Als die Covid-19-Pandemie dann in unser aller Leben einzog, befürchtete ich Schlimmes. Wie sollten wir Kontakte pflegen, neue knüpfen und mit möglichen Neukunden – Eignern von Booten und Yachten zwischen fünf und 50 Metern Länge – unkompliziert und erst einmal ganz unverbindlich ins Gespräch kommen? Messen, das schien mir wie in Stein gemeißelt, sind die ultimative Möglichkeit, Geschäft zu generieren.

Nun, die sogenannte Corona-Krise belehrte mich (kurz- bis mittelfristig) eines Besseren. Wie schon in einem meiner vorigen Blogs beschrieben, war es selbstverständlich im März und April relativ ruhig bei uns. Niemand konnte abschätzen wie sich die Lage entwickeln würde, also kaufte eigentlich niemand ein Boot. Als das Wetter dann aber besser wurde, die Saison oder der Sommerurlaub näher rückten und sich die Kenntnis über das Virus präzisierte, stand das Telefon bei der BAVARIA AG eigentlich nicht mehr still. Aktuell erfüllen wir trotz der besonderen Umstände locker unseren Businessplan beziehungsweise liegen sogar leicht darüber. Und da Versicherungen auch immer als Branchenbarometer funktionieren, bedeutet dies: Es werden reichlich Boote und Yachten gekauft, obwohl sie zuvor niemand in Palma, Dubai, Neustadt, Cannes, Athen oder Monaco sehen konnte. 
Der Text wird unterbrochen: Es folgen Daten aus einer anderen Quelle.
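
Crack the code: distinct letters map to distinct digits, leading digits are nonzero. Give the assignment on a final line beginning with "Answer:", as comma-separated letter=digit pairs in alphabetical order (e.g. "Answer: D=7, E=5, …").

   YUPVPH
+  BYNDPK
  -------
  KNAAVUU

Step 1. [col 1: H + K ≡ U (mod 10)] column 1 (H + K ≡ U (mod 10), carry-in 0) doesn't pin K yet; pick K=1 and continue ⇒ K=1.
Step 2. [col 1: H + K ≡ U (mod 10)] U=4 is one option consistent with column 1 (H + K ≡ U (mod 10), carry-in 0) — take it. So U=4.
Step 3. [col 1: H + K ≡ U (mod 10)] in column 1 we have H+K≡U with carry-in 0; given K=1, U=4 and digits 1,4 already taken and all letters distinct, that pins H to 3, so H=3.
Step 4. [col 2: P + P ≡ U (mod 10)] P=7 is one option consistent with column 2 (P + P ≡ U (mod 10), carry-in 0) — take it. So P=7.
Step 5. [col 3: V + D ≡ V (mod 10)] column 3 reads V+D+carry(1)=V with nothing yet; with digits 1,3,4,7 already taken and all letters distinct, the only value for D is 9 ⇒ D=9.
Step 6. [col 3: V + D ≡ V (mod 10)] no forcing yet in column 3 (carry-in 1); V=8 is free and consistent — try it. So V=8.
Step 7. [col 4: P + N ≡ A (mod 10)] column 4: given P=7, carry-in 1, and digits 1,3,4,7,8,9 already taken and all letters distinct, P+N≡A (mod 10) forces A=0 ⇒ A=0.
Step 8. [col 4: P + N ≡ A (mod 10)] from column 4 (P=7, A=0, carry-in 1, digits 0,1,3,4,7,8,9 already taken and all letters distinct): N must equal 2, so N=2.
Step 9. [col 5: U + Y ≡ A (mod 10)] from column 5 (U=4, A=0, carry-in 1, digits 0,1,2,3,4,7,8,9 already taken and all letters distinct): Y must equal 5. So Y=5.
Step 10. [col 6: Y + B ≡ N (mod 10)] from column 6 (Y=5, N=2, carry-in 1, digits 0,1,2,3,4,5,7,8,9 already taken and all letters distinct): B must equal 6. So B=6.

Answer: A=0, B=6, D=9, H=3, K=1, N=2, P=7, U=4, V=8, Y=5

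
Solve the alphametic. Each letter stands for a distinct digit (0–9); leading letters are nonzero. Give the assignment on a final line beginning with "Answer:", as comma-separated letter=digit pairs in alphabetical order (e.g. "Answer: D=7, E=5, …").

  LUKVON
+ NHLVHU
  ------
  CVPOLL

Step 1. [col 1: N + U ≡ L (mod 10)] N=1 is one option consistent with column 1 (N + U ≡ L (mod 10), carry-in 0) — take it ⇒ N=1.
Step 2. [col 1: N + U ≡ L (mod 10)] no forcing yet in column 1 (carry-in 0); L=3 is free and consistent — try it, so L=3.
Step 3. [col 1: N + U ≡ L (mod 10)] from column 1 (N=1, L=3, carry-in 0, digits 1,3 already taken and all letters distinct): U must equal 2. So U=2.
Step 4. [col 2: O + H ≡ L (mod 10)] no forcing yet in column 2 (carry-in 0); H=6 is free and consistent — try it, so H=6.
Step 5. [col 2: O + H ≡ L (mod 10)] column 2: given H=6, L=3, carry-in 0, and digits 1,2,3,6 already taken and all letters distinct, O+H≡L (mod 10) forces O=7 ⇒ O=7.
Step 6. [col 3: V + V ≡ O (mod 10)] from column 3 (O=7, carry-in 1, digits 1,2,3,6,7 already taken and all letters distinct): V must equal 8, so V=8.
Step 7. [col 4: K + L ≡ P (mod 10)] K=5 is one option consistent with column 4 (K + L ≡ P (mod 10), carry-in 1) — take it, so K=5.
Step 8. [col 4: K + L ≡ P (mod 10)] from column 4 (K=5, L=3, carry-in 1, digits 1,2,3,5,6,7,8 already taken and all letters distinct): P must equal 9. So P=9.
Step 9. [col 6: L + N ≡ C (mod 10)] from column 6 (L=3, N=1, carry-in 0, digits 1,2,3,5,6,7,8,9 already taken and all letters distinct): C must equal 4 ⇒ C=4.

Answer: C=4, H=6, K=5, L=3, N=1, O=7, P=9, U=2, V=8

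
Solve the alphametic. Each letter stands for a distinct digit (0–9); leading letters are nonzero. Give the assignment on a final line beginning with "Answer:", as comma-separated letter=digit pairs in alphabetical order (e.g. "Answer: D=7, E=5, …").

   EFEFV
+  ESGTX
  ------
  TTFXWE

Step 1. [col 1: V + X ≡ E (mod 10)] V=2 is one option consistent with column 1 (V + X ≡ E (mod 10), carry-in 0) — take it ⇒ V=2.
Step 2. [T] T is the leading digit of a 6-digit sum of two 5-digit numbers; the final carry is exactly 1 ⇒ T=1.
Step 3. [col 1: V + X ≡ E (mod 10)] several values work for E in column 1 (V + X ≡ E (mod 10), carry-in 0); try E=5, so E=5.
Step 4. [col 1: V + X ≡ E (mod 10)] column 1: given V=2, E=5, carry-in 0, and digits 1,2,5 already taken and all letters distinct, V+X≡E (mod 10) forces X=3, so X=3.
Step 5. [col 2: F + T ≡ W (mod 10)] column 2 (F + T ≡ W (mod 10), carry-in 0) doesn't pin W yet; pick W=7 and continue. So W=7.
Step 6. [col 2: F + T ≡ W (mod 10)] from column 2 (T=1, W=7, carry-in 0, digits 1,2,3,5,7 already taken and all letters distinct): F must equal 6, so F=6.
Step 7. [col 3: E + G ≡ X (mod 10)] column 3 reads E+G+carry(0)=X with E=5, X=3; with digits 1,2,3,5,6,7 already taken and all letters distinct, the only value for G is 8. So G=8.
Step 8. [col 4: F + S ≡ F (mod 10)] column 4 reads F+S+carry(1)=F with F=6; with digits 1,2,3,5,6,7,8 already taken and all letters distinct, the only value for S is 9, so S=9.

Answer: E=5, F=6, G=8, S=9, T=1, V=2, W=7, X=3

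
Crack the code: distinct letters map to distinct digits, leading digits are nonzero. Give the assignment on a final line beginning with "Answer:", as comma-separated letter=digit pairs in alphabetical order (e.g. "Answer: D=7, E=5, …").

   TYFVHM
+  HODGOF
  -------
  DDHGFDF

Step 1. [D] the sum has 7 digits but both addends have 6; that extra leading digit D is the final carry, namely 1, so D=1.
Step 2. [col 1: M + F ≡ F (mod 10)] column 1: given nothing yet, carry-in 0, and digits 1 already taken and all letters distinct, M+F≡F (mod 10) forces M=0, so M=0.
Step 3. [col 1: M + F ≡ F (mod 10)] F=4 is one option consistent with column 1 (M + F ≡ F (mod 10), carry-in 0) — take it. So F=4.
Step 4. [col 2: H + O ≡ D (mod 10)] no forcing yet in column 2 (carry-in 0); O=9 is free and consistent — try it ⇒ O=9.
Step 5. [col 2: H + O ≡ D (mod 10)] from column 2 (O=9, D=1, carry-in 0, digits 0,1,4,9 already taken and all letters distinct): H must equal 2, so H=2.
Step 6. [col 3: V + G ≡ F (mod 10)] column 3 (V + G ≡ F (mod 10), carry-in 1) doesn't pin V yet; pick V=7 and continue. So V=7.
Step 7. [col 3: V + G ≡ F (mod 10)] column 3: given V=7, F=4, carry-in 1, and digits 0,1,2,4,7,9 already taken and all letters distinct, V+G≡F (mod 10) forces G=6, so G=6.
Step 8. [col 5: Y + O ≡ H (mod 10)] in column 5 we have Y+O≡H with carry-in 0; given O=9, H=2 and digits 0,1,2,4,6,7,9 already taken and all letters distinct, that pins Y to 3, so Y=3.
Step 9. [col 6: T + H ≡ D (mod 10)] in column 6 we have T+H≡D with carry-in 1; given H=2, D=1 and digits 0,1,2,3,4,6,7,9 already taken and all letters distinct, that pins T to 8, so T=8.

Answer: D=1, F=4, G=6, H=2, M=0, O=9, T=8, V=7, Y=3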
Benötigen wir Bootsmessen?

Benötigen wir also keine Messen mehr? Das wäre leicht zu konstatieren. Doch das Geschäft der BAVARIA AG in den vergangenen Monaten beruht auf bereits in 2019 angebahnten Verträgen für Neuboote und auf einem extrem frequentierten Brokerage-Markt, weil ein Boot oder eine Yacht für viele Menschen die perfekte Möglichkeit für einen Urlaub mit Social Distancing-Charakter bedeutete. Nicht umsonst waren viele Zubehör-Händler nahezu ausverkauft, was auf viele Neueigner schließen lässt, die erst einmal eine vernünftige Grundausrüstung benötigten. Auch Segelschulen verzeichneten einen regelrechten Ansturm.

Wird dies so auch in 2021 so weiterlaufen? Ich kann es mir schlichtweg nicht vorstellen. Der Gebrauchtboot-Markt ist schon ziemlich leergefegt, im Sommer haben wir diese fürchterliche Pandemie hoffentlich einigermaßen im Griff und demnach werden die Menschen auch wieder andere Ferien planen als auf einem frisch gekauften Boot mit der Familie durch die Ostsee zu fahren. 

Geht es ums Neuboot-Geschäft, das im kommenden Jahr hoffentlich stabil bleibt, dann ist das Kauf-Erlebnis außerordentlich wichtig. Warum werden beispielsweise auf der boot Düsseldorf so viele Kauf- und Vorverträge unterzeichnet? Weil die Kunden vergleichen, mehrere Modelle anschauen, Stoffe fühlen, Hölzer betrachten und überhaupt ein Raumgefühl entwickeln können. Eine Yacht oder ein kleines Boot sind kein Paar Schuhe, das der Paketdienst bei Nichtgefallen am kommenden Tag kostenlos wieder abholt. Man kann sicher eine Ausstattung im Internet konfigurieren – dies bieten inzwischen ja zahlreiche Marken an – aber um Assets mit einem Wert von 500 000, zwei Millionen oder auch „nur“ 50 000 Euro zu erwerben, muss ich diese doch zunächst anfassen, betreten und in natura begutachten. So etwas funktioniert nur vor Ort bei Händlern oder eben idealerweise auf einer Messe, wo man gar mehrere Anbieter vergleichen kann.

Um die etwas provokante Frage, ob wir Messen benötigen, zu beantworten: Ja, natürlich! Welche dies in Zukunft sein werden, wird sich zeigen. Auch, ob sich – wie zuletzt in Friedrichshafen – mit einem Viertel der üblichen Besucher der nahezu gleiche Umsatz erzielen lässt, bleibt ein spannender Aspekt. Als nächstes steht für die BAVARIA AG, wie für viele andere Wassersport-Unternehmen auch, die boot Düsseldorf an. Hoffen wir alle gemeinsam, dass sie in irgendeiner Form stattfinden kann.